Sbgnew Sikora nasceu em 5 de outubro de 1937, na cidade de Wyrzyak, Polônia, filho de Josef Sikora e Marta Sikora. Seu pai, um renomado engenheiro especializado em estruturas de ferro e aço, viu sua carreira sofrer uma reviravolta com o avanço nazista. A cidade natal de Sikora, Wyrzyak, viveu um período de paz até 1933. Com a ascensão do nazismo, iniciou-se uma onda de sentimento antipolonês e a perseguição de ativistas locais. Durante o início da Segunda Guerra Mundial, Wyrzyak foi um forte centro de resistência contra os nazistas, mas essa resistência não durou muito. Em 1945, a cidade foi capturada e destruída em 90%, com quase nada restando, inclusive do centro histórico. Durante a invasão, Josef Sikora foi capturado e recrutado à força pelas tropas de Hitler para trabalhar na Alemanha, devido à sua reputação como engenheiro de excelência. Tudo indica que Josef e outros engenheiros recrutados foram submetidos a condições de trabalho forçado e, possivelmente, escravidão.
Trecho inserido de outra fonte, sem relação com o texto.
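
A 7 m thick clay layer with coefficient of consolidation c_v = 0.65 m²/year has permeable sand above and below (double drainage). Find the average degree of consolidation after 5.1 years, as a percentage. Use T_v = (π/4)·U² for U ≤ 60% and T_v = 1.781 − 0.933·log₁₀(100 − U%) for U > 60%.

U ≈ 58.7 %

Drainage path length: H_d = H/2 = 3.5 m (double drainage).
T_v = c_v·t/H_d² = 0.65×5.1/3.5² = 0.27061.
T_v = 0.27061 corresponds to the U ≤ 60% branch:
U = √(4T_v/π) = 0.587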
A resistência silenciosa desses engenheiros levou a uma situação perigosa, que mudou para sempre a vida de Josef e de sua família. Em certa ocasião, um retrato de Hitler foi entregue ao grupo, e, em tom crítico e velado, alguém perguntou se a imagem deveria ser colocada no paredão (alusão a fuzilamento/enforcamento) ou simplesmente pendurada. Essa provocação chegou aos ouvidos de Hitler, e os envolvidos foram convocados, o que prenunciava consequências fatais. Josef, ciente de seu provável destino, conseguiu fugir com a roupa do corpo para a Finlândia. Sobre o paradeiro dos outros engenheiros, nunca mais se soube. Josef deixou sua família sem avisar para onde ia, reaparecendo seis meses depois. Em uma operação clandestina e extremamente arriscada, ele retornou para resgatar a família. Ao refletir sobre esse episódio, não consigo deixar de imaginar, com os olhos embargados e o coração apertado: como foi esse resgate? Qual foi a extensão do perigo enfrentado por Josef em sua luta para salvar aqueles que amava?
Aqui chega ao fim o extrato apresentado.